Imagination is freedom — it can transform the world. Here’s a wonderful story told by Robert Hass, about the power of imagination in action in one of the direst places in our collective history.

“I’ll tell you a story that may or may not be true because it belongs to the history of marvels. The French poet Robert Desnos was in Buchenwald not because he was a poet but because he was a Jew. The story is that Desnos and all the men in his barracks were marched to a room and told to strip in preparation for being deloused in an adjoining room. They understood what that meant, and Desnos turned to the man next to him and said, “I read fortunes.

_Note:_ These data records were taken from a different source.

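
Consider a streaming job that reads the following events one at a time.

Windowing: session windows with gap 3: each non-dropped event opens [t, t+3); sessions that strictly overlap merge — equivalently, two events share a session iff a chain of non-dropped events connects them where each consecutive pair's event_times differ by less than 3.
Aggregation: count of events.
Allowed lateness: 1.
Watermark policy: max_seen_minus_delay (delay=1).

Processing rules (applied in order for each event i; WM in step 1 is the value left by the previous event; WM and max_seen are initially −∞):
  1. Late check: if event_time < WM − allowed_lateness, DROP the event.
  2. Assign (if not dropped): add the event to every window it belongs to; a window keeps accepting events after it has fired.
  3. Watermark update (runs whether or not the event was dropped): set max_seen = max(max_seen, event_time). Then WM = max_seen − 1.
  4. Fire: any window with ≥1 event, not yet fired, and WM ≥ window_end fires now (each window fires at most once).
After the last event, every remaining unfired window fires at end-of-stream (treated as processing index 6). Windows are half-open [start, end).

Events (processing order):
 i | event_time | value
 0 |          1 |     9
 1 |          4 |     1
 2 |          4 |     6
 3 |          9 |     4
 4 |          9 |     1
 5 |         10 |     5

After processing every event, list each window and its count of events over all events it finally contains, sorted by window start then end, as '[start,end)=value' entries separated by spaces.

[1,4)=1 [4,7)=2 [9,13)=3

i=0 t=1 v=9: → [1,4); WM=0
i=1 t=4 v=1: → [4,7); WM=3
i=2 t=4 v=6: → [4,7); WM=3
i=3 t=9 v=4: → [9,12); WM=8
i=4 t=9 v=1: → [9,12); WM=8
i=5 t=10 v=5: → [9,13); WM=9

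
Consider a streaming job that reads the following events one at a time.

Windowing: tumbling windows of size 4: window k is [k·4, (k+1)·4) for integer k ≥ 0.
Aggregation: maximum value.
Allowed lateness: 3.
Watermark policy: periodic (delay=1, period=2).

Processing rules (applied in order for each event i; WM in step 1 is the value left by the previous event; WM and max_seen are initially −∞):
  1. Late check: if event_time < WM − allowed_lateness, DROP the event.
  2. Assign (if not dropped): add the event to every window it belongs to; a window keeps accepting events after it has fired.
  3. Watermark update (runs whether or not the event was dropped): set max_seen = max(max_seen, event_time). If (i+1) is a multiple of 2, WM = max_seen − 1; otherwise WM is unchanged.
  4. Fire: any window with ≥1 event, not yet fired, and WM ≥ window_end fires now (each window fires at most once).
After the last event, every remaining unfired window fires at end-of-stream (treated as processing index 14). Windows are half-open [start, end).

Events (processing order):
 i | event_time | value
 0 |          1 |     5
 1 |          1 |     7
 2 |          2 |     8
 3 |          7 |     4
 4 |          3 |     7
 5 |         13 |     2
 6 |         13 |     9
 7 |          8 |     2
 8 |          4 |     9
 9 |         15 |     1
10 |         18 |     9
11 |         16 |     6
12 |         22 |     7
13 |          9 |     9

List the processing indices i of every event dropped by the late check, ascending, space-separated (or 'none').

i=0 t=1 v=5: → [0,4); WM=−∞
i=1 t=1 v=7: → [0,4); WM=0
i=2 t=2 v=8: → [0,4); WM=0
i=3 t=7 v=4: → [4,8); WM=6; [0,4) fires=8
i=4 t=3 v=7: → [0,4); WM=6
i=5 t=13 v=2: → [12,16); WM=12; [4,8) fires=4
i=6 t=13 v=9: → [12,16); WM=12
i=7 t=8 v=2: DROP (t<12-3); WM=12
i=8 t=4 v=9: DROP (t<12-3); WM=12
i=9 t=15 v=1: → [12,16); WM=14
i=10 t=18 v=9: → [16,20); WM=14
i=11 t=16 v=6: → [16,20); WM=17; [12,16) fires=9
i=12 t=22 v=7: → [20,24); WM=17
i=13 t=9 v=9: DROP (t<17-3); WM=21; [16,20) fires=9

7 8 13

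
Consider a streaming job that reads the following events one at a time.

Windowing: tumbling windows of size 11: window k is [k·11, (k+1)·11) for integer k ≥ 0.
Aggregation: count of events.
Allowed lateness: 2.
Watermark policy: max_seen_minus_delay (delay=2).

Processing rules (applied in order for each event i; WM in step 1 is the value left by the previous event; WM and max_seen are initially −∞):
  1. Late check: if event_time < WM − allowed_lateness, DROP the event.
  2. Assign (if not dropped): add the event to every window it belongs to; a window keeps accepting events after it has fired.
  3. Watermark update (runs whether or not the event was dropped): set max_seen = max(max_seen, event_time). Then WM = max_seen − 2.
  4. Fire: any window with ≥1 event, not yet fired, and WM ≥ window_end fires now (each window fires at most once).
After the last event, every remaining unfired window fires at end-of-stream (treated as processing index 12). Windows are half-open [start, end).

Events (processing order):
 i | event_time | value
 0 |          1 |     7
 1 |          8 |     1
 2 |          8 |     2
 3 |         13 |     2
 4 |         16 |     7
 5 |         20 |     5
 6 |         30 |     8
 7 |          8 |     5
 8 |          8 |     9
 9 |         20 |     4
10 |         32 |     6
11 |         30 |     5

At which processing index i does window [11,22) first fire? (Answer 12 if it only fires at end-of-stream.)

i=0 t=1 v=7: → [0,11); WM=-1
i=1 t=8 v=1: → [0,11); WM=6
i=2 t=8 v=2: → [0,11); WM=6
i=3 t=13 v=2: → [11,22); WM=11; [0,11) fires=3
i=4 t=16 v=7: → [11,22); WM=14
i=5 t=20 v=5: → [11,22); WM=18
i=6 t=30 v=8: → [22,33); WM=28; [11,22) fires=3
i=7 t=8 v=5: DROP (t<28-2); WM=28
i=8 t=8 v=9: DROP (t<28-2); WM=28
i=9 t=20 v=4: DROP (t<28-2); WM=28
i=10 t=32 v=6: → [22,33); WM=30
i=11 t=30 v=5: → [22,33); WM=30

6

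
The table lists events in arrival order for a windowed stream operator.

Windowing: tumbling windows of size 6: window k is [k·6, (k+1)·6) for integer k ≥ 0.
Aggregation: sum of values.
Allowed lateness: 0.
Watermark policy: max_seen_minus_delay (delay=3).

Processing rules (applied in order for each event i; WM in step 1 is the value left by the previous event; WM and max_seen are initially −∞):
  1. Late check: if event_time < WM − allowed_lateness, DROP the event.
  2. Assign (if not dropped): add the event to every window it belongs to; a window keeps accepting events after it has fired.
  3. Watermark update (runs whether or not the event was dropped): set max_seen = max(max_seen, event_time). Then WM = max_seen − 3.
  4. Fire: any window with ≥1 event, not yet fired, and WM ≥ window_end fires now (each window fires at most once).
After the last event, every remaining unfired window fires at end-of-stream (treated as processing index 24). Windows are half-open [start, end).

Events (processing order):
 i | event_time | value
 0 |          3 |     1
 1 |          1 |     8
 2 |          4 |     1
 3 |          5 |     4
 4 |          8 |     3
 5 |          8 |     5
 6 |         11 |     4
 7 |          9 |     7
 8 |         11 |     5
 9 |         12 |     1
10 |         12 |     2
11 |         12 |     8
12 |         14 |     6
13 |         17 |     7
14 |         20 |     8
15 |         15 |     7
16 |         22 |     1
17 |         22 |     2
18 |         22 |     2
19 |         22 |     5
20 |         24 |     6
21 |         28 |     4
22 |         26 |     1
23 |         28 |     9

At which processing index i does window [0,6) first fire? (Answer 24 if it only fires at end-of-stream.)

6

i=0 t=3 v=1: → [0,6); WM=0
i=1 t=1 v=8: → [0,6); WM=0
i=2 t=4 v=1: → [0,6); WM=1
i=3 t=5 v=4: → [0,6); WM=2
i=4 t=8 v=3: → [6,12); WM=5
i=5 t=8 v=5: → [6,12); WM=5
i=6 t=11 v=4: → [6,12); WM=8; [0,6) fires=14
i=7 t=9 v=7: → [6,12); WM=8
i=8 t=11 v=5: → [6,12); WM=8
i=9 t=12 v=1: → [12,18); WM=9
i=10 t=12 v=2: → [12,18); WM=9
i=11 t=12 v=8: → [12,18); WM=9
i=12 t=14 v=6: → [12,18); WM=11
i=13 t=17 v=7: → [12,18); WM=14; [6,12) fires=24
i=14 t=20 v=8: → [18,24); WM=17
i=15 t=15 v=7: DROP (t<17-0); WM=17
i=16 t=22 v=1: → [18,24); WM=19; [12,18) fires=24
i=17 t=22 v=2: → [18,24); WM=19
i=18 t=22 v=2: → [18,24); WM=19
i=19 t=22 v=5: → [18,24); WM=19
i=20 t=24 v=6: → [24,30); WM=21
i=21 t=28 v=4: → [24,30); WM=25; [18,24) fires=18
i=22 t=26 v=1: → [24,30); WM=25
i=23 t=28 v=9: → [24,30); WM=25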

Let me see your palm.” The man, stoop-shouldered, eyes wet with fear, held up his palm. Desnos looked at it and shook his head. A long lifeline, he said, but I see trouble in business down the line and trouble with your daughter. The man, stunned at first, laughed. And others laughed. And soon all the men in the room were standing around naked, laughing, with tears in their eyes, reading one another’s palms. The guards were so disconcered that they ordered the men to get dressed and marched them back to their barracks. The next day a transfer order came through and many were sent to a work camp and some survived to tell the story. Desnos was not among the survivors. Surrealism began with the idea that freedom of imagination could transform life, and in this instance, if the story is true, it did.”